僕が普段山を走っているときに、必ず、超望遠レンズを構えた人たちがたむろする場所がある。
以前から、イヌワシを観察している人たちだというのは聞いたことがあったのだが、いつも横をスルーしていた。
今回、また例のごとく、その横を通り抜けようと思ったのだが、なんとなく気になって、立ち止まってそこの方に話しかけてみることにした。
その男性が、イヌワシのことについて、いろいろと教えてくれた。
今、兵庫県には、2つのペアだけが確認されていて、1つのペアは、瀞川山周辺に生息していて、もう1ペアは扇ノ山に生息しているということ。
全国では500羽あまりが確認されていて、レッドブックデータに登録されていること。
イヌワシは草原環境が広がる場所があるところに主に生息しており、スキー場などもその役割を果たしているということ。

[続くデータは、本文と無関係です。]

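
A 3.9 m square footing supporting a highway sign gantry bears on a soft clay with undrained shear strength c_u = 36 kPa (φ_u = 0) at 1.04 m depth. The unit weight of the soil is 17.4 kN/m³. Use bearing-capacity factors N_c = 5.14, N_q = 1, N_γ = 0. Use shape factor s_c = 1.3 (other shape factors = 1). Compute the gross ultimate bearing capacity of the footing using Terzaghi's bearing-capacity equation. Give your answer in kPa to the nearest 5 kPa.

Effective surcharge at the founding depth q = γ·D_f = 17.4 × 1.04 = 18.096 kPa.
q_ult = c·N_c·s_c + q·N_q
     = 36 × 5.14 × 1.3 + 18.096 × 1
     = 240.55 + 18.096 = 258.65 kPa.

q_ult ≈ 260 kPa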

イヌワシは、生態系の頂点にいる鳥であり、イヌワシの激減は、すなわち生態系全般の崩壊によるものだということ。
イヌワシはうさぎや、山鳥などを捕獲して生きており、森の豊かさが失われることで、これら小動物の個体数も減ってしまって、その結果イヌワシも生息できなくなってきていること。
…などなど、他にもたくさんお話をさせてもらって、ずいぶんと勉強になった。
ハチ北では、イヌワシの生息域を守るための活動として、大池周辺の整備が行われているが、まったくやらないよりやったほうがましだとは思うけれど、イヌワシの生息ということを考えた場合、最近よく言われる生物多様性の保全という広大なテーマに取り組まなくてはいけない。

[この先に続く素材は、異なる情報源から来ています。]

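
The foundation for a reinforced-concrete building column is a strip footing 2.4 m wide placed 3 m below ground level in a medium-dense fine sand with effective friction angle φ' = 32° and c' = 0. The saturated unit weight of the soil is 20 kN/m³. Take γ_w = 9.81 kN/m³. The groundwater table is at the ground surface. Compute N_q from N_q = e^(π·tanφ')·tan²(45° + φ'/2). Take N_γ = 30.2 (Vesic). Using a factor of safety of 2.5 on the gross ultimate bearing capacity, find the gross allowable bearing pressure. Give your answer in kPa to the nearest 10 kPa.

N_q = e^(π·tan32°)·tan²(61°) = 23.18.
Water table at ground surface, so effective unit weight γ' = 20 − 9.81 = 10.19 kN/m³ is used throughout; overburden q = 10.19 × 3 = 30.57 kPa; the same γ' applies in the ½γBN_γ term.
Surcharge term q·N_q = 30.57 × 23.177 = 708.51 kPa; self-weight term 0.5·γ·B·N_γ = 0.5 × 10.19 × 2.4 × 30.2 = 369.29 kPa.
q_ult = 708.51 + 369.29 = 1077.8 kPa.
q_all = 1077.8 / 2.5 = 431.12 kPa.

q_all ≈ 430 kPa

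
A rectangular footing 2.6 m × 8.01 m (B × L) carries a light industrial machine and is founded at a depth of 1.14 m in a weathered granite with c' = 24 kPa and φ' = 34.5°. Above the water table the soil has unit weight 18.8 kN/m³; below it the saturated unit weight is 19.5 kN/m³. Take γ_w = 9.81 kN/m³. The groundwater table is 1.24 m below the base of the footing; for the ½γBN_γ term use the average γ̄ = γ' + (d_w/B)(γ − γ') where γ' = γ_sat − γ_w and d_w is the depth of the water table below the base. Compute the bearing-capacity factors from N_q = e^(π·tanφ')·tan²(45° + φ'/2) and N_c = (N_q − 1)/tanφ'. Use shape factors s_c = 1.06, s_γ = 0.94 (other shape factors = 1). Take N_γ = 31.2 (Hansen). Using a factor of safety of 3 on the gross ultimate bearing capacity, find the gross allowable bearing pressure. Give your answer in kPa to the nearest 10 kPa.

N_q = e^(π·tan34.5°)·tan²(62.25°) = 31.3; N_c = (N_q − 1)/tanφ' = 44.09.
Overburden at base level: q = 18.8 × 1.14 = 21.432 kPa.
The water table is 1.24 m below the base (< B = 2.6 m), so the ½γBN_γ term uses γ̄ = γ' + (d_w/B)(γ − γ') = 9.69 + (1.24/2.6)(18.8 − 9.69) = 14.035 kN/m³.
Cohesion term c·N_c·s_c = 24 × 44.085 × 1.06 = 1121.5 kPa; surcharge term q·N_q = 21.432 × 31.299 = 670.8 kPa; self-weight term 0.5·γ·B·N_γ·s_γ = 0.5 × 14.035 × 2.6 × 31.2 × 0.94 = 535.1 kPa.
q_ult = 1121.5 + 670.8 + 535.1 = 2327.4 kPa.
q_all = 2327.4 / 3 = 775.81 kPa.

q_all ≈ 780 kPa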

再生の事例としてよく豊岡のコウノトリのことが取り上げられているが、生物はそれだけではなく、目にみえない微生物とかも含めると、それはほんの一握りでしかない。
イヌワシがいなくなることで、私たちの生活がすぐにどうにかなるわけでもないだろうが、そういった目に見えない積み重ね一つ一つの崩壊の積み重ねはやがて、我々人間の生きる道を閉ざしていくのか…
と思うと、なんとも複雑な気持ちになった。
人間は、極寒地帯から、灼熱の砂漠地帯のようなところまで、かなりの広範囲で生活していて、食料や住まいの確保など、さまざまな工夫をして生きている。

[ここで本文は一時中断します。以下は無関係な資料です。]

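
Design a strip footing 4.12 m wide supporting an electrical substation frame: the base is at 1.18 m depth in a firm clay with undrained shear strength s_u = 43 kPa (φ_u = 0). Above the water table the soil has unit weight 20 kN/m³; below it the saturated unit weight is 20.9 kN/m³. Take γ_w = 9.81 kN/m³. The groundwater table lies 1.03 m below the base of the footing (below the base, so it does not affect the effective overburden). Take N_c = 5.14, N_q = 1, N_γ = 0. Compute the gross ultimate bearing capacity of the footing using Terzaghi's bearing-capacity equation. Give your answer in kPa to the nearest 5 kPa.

Effective surcharge at the founding depth q = γ·D_f = 20 × 1.18 = 23.6 kPa.
q_ult = c·N_c + q·N_q
     = 43 × 5.14 + 23.6 × 1
     = 221.02 + 23.6 = 244.62 kPa.

q_ult ≈ 245 kPa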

だから、環境の変化があってもそれに対応できるだけのたくましさが人間にあることがかえって、環境が脆弱になって自分たちが危機に近づいていることにも気づかないのかもしれない。
こうやって、心配するほど、世の中はそんなに厳しくもないのかもしれないがそれは分からない…。
まったく話は変わるが、先日、ある大規模な米生産農家と話すことがあって、自分の周りから米が消えている…という話だった。
それは、気候変動の影響というよりも、そのほかの社会的要因のほうが大きい。
廻りで耕作を辞める人が増えてきて、収量が減ってきていること、一方でインバウンドなどで外国人が多く流入して、自分たちとは予期しないところで米が消費されていること…
などと説明をされていたが、いずれにしても、米がない…なんてことをこれまで想像などしたことはなかった。
廻りの異常なシグナルに敏感に目と耳を傾け、安心して暮らせるようにしていかないといけないと思う。